Тающий мир
Шрифт:
Опасность исходила от Шмели. Услышанное от министра Гекса сперва его очень огорчило, но теперь он смотрел на ситуацию под иным углом. Действительно, чего переживать, в самом деле? Он получит свободу, жрать-пить будет от пуза и на халяву. Сама Империя и её глаза – «Серость…» – будут его опекать. Чего же боле? Да с такими связями можно вообще никого не бояться! Можно ходить и гнуть пальцы, ругаться, сколько влезет, девок щупать, морды бить, зубы золотые вставить!..
Короче, когда Шмеля вышел на тюремный двор, никто пока не догадывался, что прежний Дырнявкин, эльфийский пацан в законе, исчез. Теперь это был оборзевший до потери пульса
Шаркающей, развязной походкой (руки в штанах, карманы оттопырены) он добрёл до песчаной крепости, в которой Фигус прятал своё детство. Ни «скульптор», ни «ассистенты» не обратили внимания на подошедшего Дырнявкина. И напрасно. Шмеля, окончательно охренев от своего нового статуса, сходу влепил ногой по основанию песочного изделия.
Далее последовала немая сцена. Сказать, что все присутствующие просто офигели – это значит ничего не сказать. Качели застыли в воздухе, не завершив полёта; все без исключения самокрутки потухли одновременно; Фигус Акт подавился песком, а на фоне «руин» творения незадачливого архитектора возвышался гордый Шмеля Дырнявкин, потирающий лапки и ухмыляющийся самой дурацкой ухмылкой на всём белом свете. Он не осознавал, что сытая и халявная жизнь, о которой он грезил минутами ранее, вот-вот должна была насильственно оборваться, так и не начавшись. Ибо перед Шмелей поднимался с колен не тот милый и впавший в детство Фигус, а одна сплошная гора всех существующих негативных эмоций. Остальной тюремный народ потихоньку начал расползаться в стороны, освобождая место для грядущего действа – все прекрасно знали, что сейчас кое-кого будут очень больно бить.

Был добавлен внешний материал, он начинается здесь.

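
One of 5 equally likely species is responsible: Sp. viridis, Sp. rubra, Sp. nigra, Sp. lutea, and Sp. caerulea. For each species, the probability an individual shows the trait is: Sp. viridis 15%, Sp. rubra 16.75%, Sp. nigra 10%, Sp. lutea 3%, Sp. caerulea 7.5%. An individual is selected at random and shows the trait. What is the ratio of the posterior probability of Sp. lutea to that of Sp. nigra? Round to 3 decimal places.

0.300

Since the prior is uniform, the posterior is proportional to the likelihood:
  Sp. viridis: 0.15
  Sp. rubra: 0.1675
  Sp. nigra: 0.1
  Sp. lutea: 0.03
  Sp. caerulea: 0.075
Normalizing constant = 0.5225.
The ratio is 0.03 / 0.1 (the normalizer cancels) = 0.300.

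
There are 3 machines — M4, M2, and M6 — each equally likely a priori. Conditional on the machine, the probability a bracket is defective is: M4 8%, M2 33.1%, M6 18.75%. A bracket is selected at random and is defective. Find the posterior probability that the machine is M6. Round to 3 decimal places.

0.313

Since the prior is uniform, the posterior is proportional to the likelihood:
  M4: 0.08
  M2: 0.331
  M6: 0.1875
Normalizing constant = 0.5985.
P(M6 | evidence) = 0.1875 / 0.5985 ≈ 0.313.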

Не знал об этом, как ни странно, один Шмеля.
– Понял, фуфел, с кем имеешь дело? – рисуясь, бросил он. Ему наивно казалось, что весь мир в курсе, кто он такой, вернее, кем он стал. На его беду, Фигус был на сей счёт не проинформирован. Он смотрел на Шмелю так, будто примеривался, куда ударить побольнее. Короче, это был недвусмысленный взгляд разобидевшегося эльфозэка, и под этим взглядом Дырнявкина пробило на сомнения насчёт собственной вседозволенности. Он нервно сглотнул слюнку с громким хлюпающим звуком, обведя взором мощный торс и двухметровые плечи Фигуса.

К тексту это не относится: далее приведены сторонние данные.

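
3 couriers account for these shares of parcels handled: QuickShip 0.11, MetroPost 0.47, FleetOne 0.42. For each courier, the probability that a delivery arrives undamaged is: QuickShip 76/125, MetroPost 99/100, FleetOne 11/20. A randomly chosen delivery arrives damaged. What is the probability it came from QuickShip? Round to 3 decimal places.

0.182

Taking complements, P(damaged | each) = QuickShip 0.392, MetroPost 0.01, FleetOne 0.45.
Unnormalized posteriors (prior × likelihood):
  QuickShip: 0.11 × 0.392 = 0.04312
  MetroPost: 0.47 × 0.01 = 0.0047
  FleetOne: 0.42 × 0.45 = 0.189
Normalizing constant = 0.23682.
P(QuickShip | evidence) = 0.04312 / 0.23682 ≈ 0.182.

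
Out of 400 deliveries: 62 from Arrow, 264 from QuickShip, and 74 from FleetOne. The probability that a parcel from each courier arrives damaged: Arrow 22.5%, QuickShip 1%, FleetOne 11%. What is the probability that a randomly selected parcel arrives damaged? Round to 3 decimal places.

Unnormalized posteriors (prior × likelihood):
  Arrow: 0.155 × 0.225 = 0.034875
  QuickShip: 0.66 × 0.01 = 0.0066
  FleetOne: 0.185 × 0.11 = 0.02035
P(damaged) = 0.034875 + 0.0066 + 0.02035 = 0.061825 → 0.062.

0.062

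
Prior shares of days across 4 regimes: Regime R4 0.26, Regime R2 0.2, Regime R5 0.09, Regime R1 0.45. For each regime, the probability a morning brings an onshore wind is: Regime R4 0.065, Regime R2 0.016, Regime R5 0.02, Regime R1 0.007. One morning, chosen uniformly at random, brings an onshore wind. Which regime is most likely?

Compute prior × likelihood for every hypothesis:
  Regime R4: 0.26 × 0.065 = 0.0169
  Regime R2: 0.2 × 0.016 = 0.0032
  Regime R5: 0.09 × 0.02 = 0.0018
  Regime R1: 0.45 × 0.007 = 0.00315
Total = 0.02505.
Largest term belongs to Regime R4, so Regime R4 is most probable.

Regime R4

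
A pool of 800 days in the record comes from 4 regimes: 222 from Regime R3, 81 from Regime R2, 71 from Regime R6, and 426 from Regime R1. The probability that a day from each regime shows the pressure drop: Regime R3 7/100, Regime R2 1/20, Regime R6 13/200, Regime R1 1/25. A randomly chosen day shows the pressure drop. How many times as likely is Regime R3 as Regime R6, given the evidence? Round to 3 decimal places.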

– Я тут… ну, это… – принялся козлиным голоском реабилитировать себя Шмеля. – Кхе… спросить хотель… вот… Ты где такую фигуру заимел?

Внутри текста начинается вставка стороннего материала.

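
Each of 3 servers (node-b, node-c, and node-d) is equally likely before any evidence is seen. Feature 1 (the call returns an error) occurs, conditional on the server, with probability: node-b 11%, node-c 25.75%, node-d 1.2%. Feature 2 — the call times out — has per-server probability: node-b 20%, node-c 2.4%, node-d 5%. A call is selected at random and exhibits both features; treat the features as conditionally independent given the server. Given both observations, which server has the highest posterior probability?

node-b

With a uniform prior (1/3 each), posterior ∝ likelihood:
  node-b: 0.11 × 0.2 = 0.022
  node-c: 0.2575 × 0.024 = 0.00618
  node-d: 0.012 × 0.05 = 0.0006
Total = 0.02878.
Largest term belongs to node-b, so node-b is most probable.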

Хрясь! Многопудовый кулак «зодчего» атаковал Шмелину челюсть. Шмеля взмыл в воздух, после чего, собственно, упал, собрав немного песка в штаны. Встать он не успел – Фигус приподнял его над своей головой и шмякнул с размаху об бетонную площадку, чей песок никак не смягчил Шмелино падение. С сочным хрустом горе-«агент» поцеловал бетон. В бок упёрлось что-то твёрдое, и в следующий миг Шмеля снова преодолел силу тяготения, снеся по приземлению качели.
В общем, не быть бы Дырнявкину свободным и счастливым, кабы не подоспевшие вовремя надсмотрщики, которые даже не удосужились разнять дерущихся, а просто-напросто пустили в ход резиновые палки. Мало того, что Шмеля тоже «заработал» по пояснице – в эту любимую всеми вертухаями область получили почти все, кто возился сегодня в песке. На следующий день треть колонии писала кровью, проклиная дурака Шмелю (открыто) и идиота Фигуса (в душе). Но это было потом, а сейчас тюремный лазарет принял на свои койки весьма побитых, а значит злых, эльфов.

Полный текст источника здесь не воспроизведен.